Lobbying Guidelines

In order to increase our effectiveness in Washington, the University’s federal activities must be managed and coordinated through Federal Relations. If you have recently engaged in lobbying, please let us know by filling out this form.

As a not-for-profit educational institution, Boston University is permitted to engage in certain types of lobbying activity, provided the University complies with legal requirements under federal and state law, including registration and annual reporting requirements. The Guidance on Advocacy at Boston University provides more information.

The University has two offices that oversee lobbying activities on behalf of the University:

  • Federal Relations advocates on behalf of the University with members of Congress, Congressional staff, and executive branch officials regarding federal legislation, adoption of regulations, and the administration of federal programs or policies.
  • Government & Community Affairs advocates on behalf of the University with members of the state legislature and executive officials in the Commonwealth, as well as with local elected and appointed officials regarding state and local legislation, adoption of regulations, and administration of state and local programs or policies.

All members of the University community are expected to adhere to the following guidelines:

  1. Authorization to Lobby

Federal Relations and Government and Community Affairs are the only Boston University departments that are authorized to:

  • Engage in or direct others to engage in lobbying activities on behalf of the University;
  • Enter into contracts, agreements, or partnerships that involve lobbying. Campus units should not retain outside firms for any lobbying activity.
  1. Information Requirements

In order to comply with state and federal requirements regarding the tracking and reporting of lobbying activity and registration of lobbyists, Federal Relations and Government & Community Affairs must be made aware of:

  • All meetings, communications, and planned events with members of Congress, White House officials, leaders in the Commonwealth, and City departments and lawmakers;
  • Any plans to honor government officials.

Keeping these offices informed helps ensure that no University employee inadvertently meets lobbying thresholds that would require individual registration as a lobbyist.  It also helps ensure that independent outreach efforts do not undermine or complicate ongoing initiatives with public officials and that experts have been consulted to strategize and fine-tune approaches for maximum mutual benefit.

If you have any questions about the most effective way to start a conversation with a legislator or agency official in Washington, D.C. or Massachusetts, please contact Federal Relations at 202-393-7272 or Government & Community Affairs at 617-353-2292.

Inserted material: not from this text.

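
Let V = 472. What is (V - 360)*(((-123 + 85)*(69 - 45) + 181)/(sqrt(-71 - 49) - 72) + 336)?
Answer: 503664/13 + 1204*I*sqrt(30)/39 ≈ 38743.0 + 169.09*I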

  1. Prohibition on Gifts to Public Officials

Federal and state laws prohibit gifts and honoraria to public officials, including meals and tickets to sporting events.  If you have any concerns about whether an interaction with a public official may violate this prohibition, please consult with the University’s Federal Relations or Government & Community Affairs offices.

  1. Lobbying in a Personal Capacity

Members of the Boston University community who wish to lobby on issues of personal interest, and not on behalf of the University, are encouraged to do so.  However, faculty and staff engaging in lobbying activities in a personal capacity must be clear that they are not acting on behalf of the University, and they must not use University time or resources for these personal lobbying efforts.  Please see the University’s Guidance on Advocacy  for more information.

  1. Reporting Obligations

Federal Lobbying

As an entity that employs registered federal lobbyists, Boston University is required to report quarterly on efforts to influence federal issues and legislation. This includes lobbying activity engaged in with federal elected or appointed officials or their staff through emails, letters, phone calls, or meetings.  To meet these reporting obligations, a form is sent to all schools, departments, units, and employees who may have engaged in lobbying activity on behalf of the institution by Federal Relations four times per year.

State Lobbying

Massachusetts law requires the University to report to the Secretary of State on all professional dues that the University pays to trade associations or other organizations that may engage in state lobbying activity. The institution is obligated to disclose all such activities twice a year, for the period from July 1 to December 31, and for January 1 to June 30.  Government & Community Affairs sends a solicitation to all offices twice a year to request the information required for this reporting.